Just a few minutes before the tornado roared close by, as the storm clouds gathered and lightning sizzled the air, I called the outdoor cats inside. I quickly did a head count; all six boys were accounted for. I put Genghis into his room so we could find him easily, and made sure I knew where the rest of my boys were.
Later on, I wondered if I would have had enough time to get them all into cat carriers if I had to. We have two average sized carriers, one extra large carrier for Pierre, and a soft-sided dog crate that I use for the outdoor kitties. It might not have been enough time to make sure that everyone was safe.
With this in mind, I started thinking about an emergency preparedness plan for my animals. In the event of a bad storm, a forest fire, or something worse, will you know what to do to keep your pets safe?
|When the tornado struck a local town, I had already secured my outdoor cats inside the house. I could have evacuated quickly because I knew where to find them!|
The American Humane Society recommends putting together a pet emergency kit. I have my own ideas on a cat owner's emergency kit and emergency preparations.
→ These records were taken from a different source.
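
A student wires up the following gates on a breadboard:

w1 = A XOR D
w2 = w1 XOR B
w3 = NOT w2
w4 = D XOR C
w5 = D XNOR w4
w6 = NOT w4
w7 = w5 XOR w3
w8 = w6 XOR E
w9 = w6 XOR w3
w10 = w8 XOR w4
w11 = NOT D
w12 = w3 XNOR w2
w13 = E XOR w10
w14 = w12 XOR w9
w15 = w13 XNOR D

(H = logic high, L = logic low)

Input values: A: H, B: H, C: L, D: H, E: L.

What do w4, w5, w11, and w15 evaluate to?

w4 = H, w5 = H, w11 = L, w15 = H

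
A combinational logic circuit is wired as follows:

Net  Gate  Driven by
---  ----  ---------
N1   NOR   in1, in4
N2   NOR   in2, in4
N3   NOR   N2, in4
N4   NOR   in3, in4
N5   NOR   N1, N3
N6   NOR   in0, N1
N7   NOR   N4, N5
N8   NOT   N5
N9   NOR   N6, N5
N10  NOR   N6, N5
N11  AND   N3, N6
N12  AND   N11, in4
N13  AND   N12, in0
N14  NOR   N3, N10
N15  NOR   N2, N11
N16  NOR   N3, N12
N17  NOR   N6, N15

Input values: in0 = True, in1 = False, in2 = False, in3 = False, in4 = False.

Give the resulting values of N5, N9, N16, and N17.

N1 = in1 NOR in4 = False NOR False = True
N2 = in2 NOR in4 = False NOR False = True
N3 = N2 NOR in4 = True NOR False = False
N5 = N1 NOR N3 = True NOR False = False
N6 = in0 NOR N1 = True NOR True = False
N9 = N6 NOR N5 = False NOR False = True
N11 = N3 AND N6 = False AND False = False
N12 = N11 AND in4 = False AND False = False
N15 = N2 NOR N11 = True NOR False = False
N16 = N3 NOR N12 = False NOR False = True
N17 = N6 NOR N15 = False NOR False = True

N5 = False, N9 = True, N16 = True, N17 = True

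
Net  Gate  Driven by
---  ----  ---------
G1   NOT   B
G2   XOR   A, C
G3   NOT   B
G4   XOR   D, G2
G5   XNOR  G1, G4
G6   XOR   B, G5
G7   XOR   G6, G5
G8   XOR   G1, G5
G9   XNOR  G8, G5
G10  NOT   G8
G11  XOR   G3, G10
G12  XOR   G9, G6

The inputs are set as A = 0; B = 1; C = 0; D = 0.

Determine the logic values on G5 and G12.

G5 = 1; G12 = 1

G1 = NOT B = NOT 1 = 0
G2 = A XOR C = 0 XOR 0 = 0
G4 = D XOR G2 = 0 XOR 0 = 0
G5 = G1 XNOR G4 = 0 XNOR 0 = 1
G6 = B XOR G5 = 1 XOR 1 = 0
G8 = G1 XOR G5 = 0 XOR 1 = 1
G9 = G8 XNOR G5 = 1 XNOR 1 = 1
G12 = G9 XOR G6 = 1 XOR 0 = 1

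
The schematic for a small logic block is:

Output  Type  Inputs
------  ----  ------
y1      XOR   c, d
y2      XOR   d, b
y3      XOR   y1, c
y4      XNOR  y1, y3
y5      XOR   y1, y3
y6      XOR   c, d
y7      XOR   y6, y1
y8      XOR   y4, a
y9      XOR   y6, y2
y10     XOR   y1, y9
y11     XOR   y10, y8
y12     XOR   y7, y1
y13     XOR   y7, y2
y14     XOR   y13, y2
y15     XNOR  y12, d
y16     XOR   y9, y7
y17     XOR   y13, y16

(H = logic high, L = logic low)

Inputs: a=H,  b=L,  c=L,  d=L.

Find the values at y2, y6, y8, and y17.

y2 = L; y6 = L; y8 = L; y17 = L

y1 = c XOR d = L XOR L = L
y2 = d XOR b = L XOR L = L
y3 = y1 XOR c = L XOR L = L
y4 = y1 XNOR y3 = L XNOR L = H
y6 = c XOR d = L XOR L = L
y7 = y6 XOR y1 = L XOR L = L
y8 = y4 XOR a = H XOR H = L
y9 = y6 XOR y2 = L XOR L = L
y13 = y7 XOR y2 = L XOR L = L
y16 = y9 XOR y7 = L XOR L = L
y17 = y13 XOR y16 = L XOR L = L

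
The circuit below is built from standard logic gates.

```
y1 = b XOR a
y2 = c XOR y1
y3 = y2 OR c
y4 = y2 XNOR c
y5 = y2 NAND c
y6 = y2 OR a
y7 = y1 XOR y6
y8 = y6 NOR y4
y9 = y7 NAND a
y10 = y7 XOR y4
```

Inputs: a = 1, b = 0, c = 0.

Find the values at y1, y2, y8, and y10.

y1 = b XOR a = 0 XOR 1 = 1
y2 = c XOR y1 = 0 XOR 1 = 1
y4 = y2 XNOR c = 1 XNOR 0 = 0
y6 = y2 OR a = 1 OR 1 = 1
y7 = y1 XOR y6 = 1 XOR 1 = 0
y8 = y6 NOR y4 = 1 NOR 0 = 0
y10 = y7 XOR y4 = 0 XOR 0 = 0

y1 = 1, y2 = 1, y8 = 0, y10 = 0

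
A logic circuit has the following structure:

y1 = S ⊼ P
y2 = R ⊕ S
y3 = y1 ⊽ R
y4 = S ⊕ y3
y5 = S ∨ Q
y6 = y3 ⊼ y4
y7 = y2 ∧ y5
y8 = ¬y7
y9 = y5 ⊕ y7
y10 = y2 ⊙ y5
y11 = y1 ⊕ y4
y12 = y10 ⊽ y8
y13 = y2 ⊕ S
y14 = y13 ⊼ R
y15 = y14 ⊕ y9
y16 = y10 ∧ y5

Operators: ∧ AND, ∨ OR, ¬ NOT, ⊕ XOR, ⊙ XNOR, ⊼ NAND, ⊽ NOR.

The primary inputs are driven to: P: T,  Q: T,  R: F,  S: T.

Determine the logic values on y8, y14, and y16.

y2 = R XOR S = F XOR T = T
y5 = S OR Q = T OR T = T
y7 = y2 AND y5 = T AND T = T
y8 = NOT y7 = NOT T = F
y10 = y2 XNOR y5 = T XNOR T = T
y13 = y2 XOR S = T XOR T = F
y14 = y13 NAND R = F NAND F = T
y16 = y10 AND y5 = T AND T = T

y8 = F; y14 = T; y16 = T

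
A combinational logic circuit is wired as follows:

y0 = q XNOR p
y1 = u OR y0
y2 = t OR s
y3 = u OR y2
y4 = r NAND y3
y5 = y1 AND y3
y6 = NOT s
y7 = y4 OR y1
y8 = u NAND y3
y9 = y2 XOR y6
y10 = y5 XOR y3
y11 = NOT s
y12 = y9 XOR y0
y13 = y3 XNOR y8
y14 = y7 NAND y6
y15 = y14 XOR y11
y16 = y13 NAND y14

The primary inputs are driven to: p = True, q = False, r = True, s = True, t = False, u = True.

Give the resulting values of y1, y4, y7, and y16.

y0 = q XNOR p = False XNOR True = False
y1 = u OR y0 = True OR False = True
y2 = t OR s = False OR True = True
y3 = u OR y2 = True OR True = True
y4 = r NAND y3 = True NAND True = False
y6 = NOT s = NOT True = False
y7 = y4 OR y1 = False OR True = True
y8 = u NAND y3 = True NAND True = False
y13 = y3 XNOR y8 = True XNOR False = False
y14 = y7 NAND y6 = True NAND False = True
y16 = y13 NAND y14 = False NAND True = True

y1 = True, y4 = False, y7 = True, y16 = True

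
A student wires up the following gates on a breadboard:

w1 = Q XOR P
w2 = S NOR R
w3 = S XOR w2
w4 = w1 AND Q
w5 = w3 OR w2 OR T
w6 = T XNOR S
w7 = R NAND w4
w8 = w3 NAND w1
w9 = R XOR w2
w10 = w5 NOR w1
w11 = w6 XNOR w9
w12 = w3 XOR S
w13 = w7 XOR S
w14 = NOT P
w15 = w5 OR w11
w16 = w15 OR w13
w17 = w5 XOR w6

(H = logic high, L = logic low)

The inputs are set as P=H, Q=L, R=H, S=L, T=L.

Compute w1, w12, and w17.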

As part of my emergency preparations, I recommend that all cat owners:
- Know where you cat's carrier is at all times. If you don't have a cat carrier, GET ONE. In an emergency, you don't want to worry about carrying your cat with you. You want her safe. A carrier can help you lift her into cars, take her onto public transportation, and keep her safe during transit.
- Make a file for your cat's veterinary records. Keep it someplace where you can grab it quickly if you need it. Include your cat's vaccination records and rabies certification.
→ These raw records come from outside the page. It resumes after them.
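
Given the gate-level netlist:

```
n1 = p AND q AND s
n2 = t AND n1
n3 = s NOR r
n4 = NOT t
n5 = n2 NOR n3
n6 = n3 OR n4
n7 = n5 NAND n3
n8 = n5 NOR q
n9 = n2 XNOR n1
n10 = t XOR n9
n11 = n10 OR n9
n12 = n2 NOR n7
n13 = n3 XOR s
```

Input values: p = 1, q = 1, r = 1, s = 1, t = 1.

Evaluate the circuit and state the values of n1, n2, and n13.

n1 = 1  n2 = 1  n13 = 1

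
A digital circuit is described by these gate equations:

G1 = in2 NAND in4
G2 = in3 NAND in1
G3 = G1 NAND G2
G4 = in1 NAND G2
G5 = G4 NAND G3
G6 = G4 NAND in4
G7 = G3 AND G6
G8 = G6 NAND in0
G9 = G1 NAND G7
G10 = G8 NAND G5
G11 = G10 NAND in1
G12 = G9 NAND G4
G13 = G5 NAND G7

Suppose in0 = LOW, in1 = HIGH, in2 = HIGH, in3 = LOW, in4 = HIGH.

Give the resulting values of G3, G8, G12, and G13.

G3 = HIGH, G8 = HIGH, G12 = HIGH, G13 = LOW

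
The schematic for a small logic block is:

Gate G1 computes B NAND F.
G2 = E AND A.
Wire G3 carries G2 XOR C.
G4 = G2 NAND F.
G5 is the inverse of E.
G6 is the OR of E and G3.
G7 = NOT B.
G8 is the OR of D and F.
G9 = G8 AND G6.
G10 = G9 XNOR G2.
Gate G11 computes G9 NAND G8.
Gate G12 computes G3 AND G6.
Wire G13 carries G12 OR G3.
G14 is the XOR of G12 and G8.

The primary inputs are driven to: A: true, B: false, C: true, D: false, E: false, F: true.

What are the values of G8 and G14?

G2 = E AND A = false AND true = false
G3 = G2 XOR C = false XOR true = true
G6 = E OR G3 = false OR true = true
G8 = D OR F = false OR true = true
G12 = G3 AND G6 = true AND true = true
G14 = G12 XOR G8 = true XOR true = false

G8 = true  G14 = false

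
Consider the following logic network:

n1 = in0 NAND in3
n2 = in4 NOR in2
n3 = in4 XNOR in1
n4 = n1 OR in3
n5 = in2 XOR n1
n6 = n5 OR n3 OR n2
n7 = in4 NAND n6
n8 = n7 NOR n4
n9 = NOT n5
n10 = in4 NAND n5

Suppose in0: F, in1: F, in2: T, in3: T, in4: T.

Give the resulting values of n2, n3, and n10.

n2 = F; n3 = F; n10 = T

n1 = in0 NAND in3 = F NAND T = T
n2 = in4 NOR in2 = T NOR T = F
n3 = in4 XNOR in1 = T XNOR F = F
n5 = in2 XOR n1 = T XOR T = F
n10 = in4 NAND n5 = T NAND F = T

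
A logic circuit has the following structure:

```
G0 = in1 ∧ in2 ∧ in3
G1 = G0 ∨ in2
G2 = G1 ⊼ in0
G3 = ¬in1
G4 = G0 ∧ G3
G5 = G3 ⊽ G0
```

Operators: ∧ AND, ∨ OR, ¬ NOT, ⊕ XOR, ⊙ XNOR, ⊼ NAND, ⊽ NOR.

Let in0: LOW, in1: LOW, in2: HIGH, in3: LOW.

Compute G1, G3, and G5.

G0 = in1 AND in2 AND in3 = LOW AND HIGH AND LOW = LOW
G1 = G0 OR in2 = LOW OR HIGH = HIGH
G3 = NOT in1 = NOT LOW = HIGH
G5 = G3 NOR G0 = HIGH NOR LOW = LOW

G1 = HIGH  G3 = HIGH  G5 = LOW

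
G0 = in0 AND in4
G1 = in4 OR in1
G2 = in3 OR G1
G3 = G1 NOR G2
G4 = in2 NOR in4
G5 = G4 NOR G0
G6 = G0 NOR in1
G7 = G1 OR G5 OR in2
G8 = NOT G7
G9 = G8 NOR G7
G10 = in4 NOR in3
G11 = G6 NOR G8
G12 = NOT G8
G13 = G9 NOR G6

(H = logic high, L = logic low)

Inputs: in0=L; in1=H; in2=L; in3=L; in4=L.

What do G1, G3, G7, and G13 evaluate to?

G1 = H, G3 = L, G7 = H, G13 = H

G0 = in0 AND in4 = L AND L = L
G1 = in4 OR in1 = L OR H = H
G2 = in3 OR G1 = L OR H = H
G3 = G1 NOR G2 = H NOR H = L
G4 = in2 NOR in4 = L NOR L = H
G5 = G4 NOR G0 = H NOR L = L
G6 = G0 NOR in1 = L NOR H = L
G7 = G1 OR G5 OR in2 = H OR L OR L = H
G8 = NOT G7 = NOT H = L
G9 = G8 NOR G7 = L NOR H = L
G13 = G9 NOR G6 = L NOR L = H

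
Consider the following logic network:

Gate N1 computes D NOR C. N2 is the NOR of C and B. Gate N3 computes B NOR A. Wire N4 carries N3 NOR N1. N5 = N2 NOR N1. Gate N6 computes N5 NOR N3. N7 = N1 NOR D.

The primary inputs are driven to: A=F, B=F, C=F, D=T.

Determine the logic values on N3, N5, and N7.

N3 = T; N5 = F; N7 = F

N1 = D NOR C = T NOR F = F
N2 = C NOR B = F NOR F = T
N3 = B NOR A = F NOR F = T
N5 = N2 NOR N1 = T NOR F = F
N7 = N1 NOR D = F NOR T = F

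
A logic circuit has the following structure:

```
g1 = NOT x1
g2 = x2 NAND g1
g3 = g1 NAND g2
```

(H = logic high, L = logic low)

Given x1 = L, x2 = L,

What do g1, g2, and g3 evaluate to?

g1 = H  g2 = H  g3 = L

g1 = NOT x1 = NOT L = H
g2 = x2 NAND g1 = L NAND H = H
g3 = g1 NAND g2 = H NAND H = L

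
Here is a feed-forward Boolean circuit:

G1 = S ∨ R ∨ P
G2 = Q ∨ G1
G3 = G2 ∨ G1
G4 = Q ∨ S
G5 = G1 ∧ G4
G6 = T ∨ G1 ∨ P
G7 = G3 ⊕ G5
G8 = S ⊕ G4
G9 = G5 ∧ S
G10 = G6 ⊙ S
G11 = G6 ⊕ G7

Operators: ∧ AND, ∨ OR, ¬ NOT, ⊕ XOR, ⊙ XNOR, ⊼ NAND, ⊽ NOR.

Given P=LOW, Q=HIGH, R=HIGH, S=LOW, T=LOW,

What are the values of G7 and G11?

G1 = S OR R OR P = LOW OR HIGH OR LOW = HIGH
G2 = Q OR G1 = HIGH OR HIGH = HIGH
G3 = G2 OR G1 = HIGH OR HIGH = HIGH
G4 = Q OR S = HIGH OR LOW = HIGH
G5 = G1 AND G4 = HIGH AND HIGH = HIGH
G6 = T OR G1 OR P = LOW OR HIGH OR LOW = HIGH
G7 = G3 XOR G5 = HIGH XOR HIGH = LOW
G11 = G6 XOR G7 = HIGH XOR LOW = HIGH

G7 = LOW  G11 = HIGH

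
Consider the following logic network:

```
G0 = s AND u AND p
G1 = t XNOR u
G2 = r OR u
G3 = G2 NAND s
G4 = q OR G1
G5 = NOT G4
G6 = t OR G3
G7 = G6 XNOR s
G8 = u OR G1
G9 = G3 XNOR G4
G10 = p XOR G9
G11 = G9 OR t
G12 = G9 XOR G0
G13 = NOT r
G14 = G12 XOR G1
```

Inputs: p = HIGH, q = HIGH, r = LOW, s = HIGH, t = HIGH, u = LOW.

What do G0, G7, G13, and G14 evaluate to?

G0 = LOW, G7 = HIGH, G13 = HIGH, G14 = HIGH

G0 = s AND u AND p = HIGH AND LOW AND HIGH = LOW
G1 = t XNOR u = HIGH XNOR LOW = LOW
G2 = r OR u = LOW OR LOW = LOW
G3 = G2 NAND s = LOW NAND HIGH = HIGH
G4 = q OR G1 = HIGH OR LOW = HIGH
G6 = t OR G3 = HIGH OR HIGH = HIGH
G7 = G6 XNOR s = HIGH XNOR HIGH = HIGH
G9 = G3 XNOR G4 = HIGH XNOR HIGH = HIGH
G12 = G9 XOR G0 = HIGH XOR LOW = HIGH
G13 = NOT r = NOT LOW = HIGH
G14 = G12 XOR G1 = HIGH XOR LOW = HIGH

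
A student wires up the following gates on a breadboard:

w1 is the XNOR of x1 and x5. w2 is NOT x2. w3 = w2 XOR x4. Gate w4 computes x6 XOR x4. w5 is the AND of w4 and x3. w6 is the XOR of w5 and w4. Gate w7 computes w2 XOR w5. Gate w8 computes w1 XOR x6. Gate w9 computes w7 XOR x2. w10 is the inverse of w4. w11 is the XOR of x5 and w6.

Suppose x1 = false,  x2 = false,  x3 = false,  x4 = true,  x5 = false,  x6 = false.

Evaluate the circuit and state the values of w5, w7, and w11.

w5 = false  w7 = true  w11 = true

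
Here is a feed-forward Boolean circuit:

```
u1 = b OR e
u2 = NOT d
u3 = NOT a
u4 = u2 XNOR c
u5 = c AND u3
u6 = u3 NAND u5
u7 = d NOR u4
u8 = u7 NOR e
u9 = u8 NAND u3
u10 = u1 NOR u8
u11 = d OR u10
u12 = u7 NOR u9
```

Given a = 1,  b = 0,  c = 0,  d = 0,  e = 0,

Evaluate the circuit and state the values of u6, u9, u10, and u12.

u6 = 1, u9 = 1, u10 = 1, u12 = 0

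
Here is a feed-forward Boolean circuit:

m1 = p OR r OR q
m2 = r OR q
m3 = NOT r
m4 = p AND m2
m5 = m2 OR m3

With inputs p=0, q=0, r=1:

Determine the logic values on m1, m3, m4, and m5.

m1 = 1, m3 = 0, m4 = 0, m5 = 1

m1 = p OR r OR q = 0 OR 1 OR 0 = 1
m2 = r OR q = 1 OR 0 = 1
m3 = NOT r = NOT 1 = 0
m4 = p AND m2 = 0 AND 1 = 0
m5 = m2 OR m3 = 1 OR 0 = 1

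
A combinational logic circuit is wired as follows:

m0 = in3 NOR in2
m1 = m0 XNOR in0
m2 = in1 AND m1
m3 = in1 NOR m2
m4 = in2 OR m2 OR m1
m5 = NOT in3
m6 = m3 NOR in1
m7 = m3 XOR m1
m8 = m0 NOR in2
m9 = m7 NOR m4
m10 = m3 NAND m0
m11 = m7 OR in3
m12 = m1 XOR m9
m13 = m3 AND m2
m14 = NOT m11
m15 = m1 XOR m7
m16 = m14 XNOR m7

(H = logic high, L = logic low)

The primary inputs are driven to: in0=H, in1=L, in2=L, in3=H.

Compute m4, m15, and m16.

m4 = L, m15 = H, m16 = L

m0 = in3 NOR in2 = H NOR L = L
m1 = m0 XNOR in0 = L XNOR H = L
m2 = in1 AND m1 = L AND L = L
m3 = in1 NOR m2 = L NOR L = H
m4 = in2 OR m2 OR m1 = L OR L OR L = L
m7 = m3 XOR m1 = H XOR L = H
m11 = m7 OR in3 = H OR H = H
m14 = NOT m11 = NOT H = L
m15 = m1 XOR m7 = L XOR H = H
m16 = m14 XNOR m7 = L XNOR H = L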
- Into that folder, put hard copies and a thumb drive with electronic copies of your cat's picture. If she gets lost, you can make flyers up no matter where you are!
- Know where there are pet-friendly hotels or chains in your area. Print out a list. If the power goes out or cell phone service is cut and you can't access the net, you can still find the info quickly.
- A small litter box. A smaller box that's kept empty can be quickly snatched up and put into the car with your car. Keep a small bag of her regular litter with the box.
- Food bowl and water bowl. I keep a small plastic container filled with my cat's food in the kitchen because I store food in the closet (the feline pigs figured a way to gnaw through the bags...I have to keep the food enclosed in a closet for their own safety or they'd be 100 pounds each if they had their way.) I could easily grab the food bowl if I needed it.
I don't put collars on my cats. I know, bad cat mama. I've tried it but they grab the ends of the collars and drag each other around and I almost had a strangled cat thanks to his overly exuberant brother who got a claw snagged in the collar. If I did, however, I'd make sure that the collars had disks or tags with my name and address on them.
In an emergency, you want to grab and go as quickly as possible to get to a place of safety. That includes your pets, too. Having your cat's necessary items on hand can save her life. Take a few minutes now to pull together your cat's emergency kit for National Pet Preparedness month.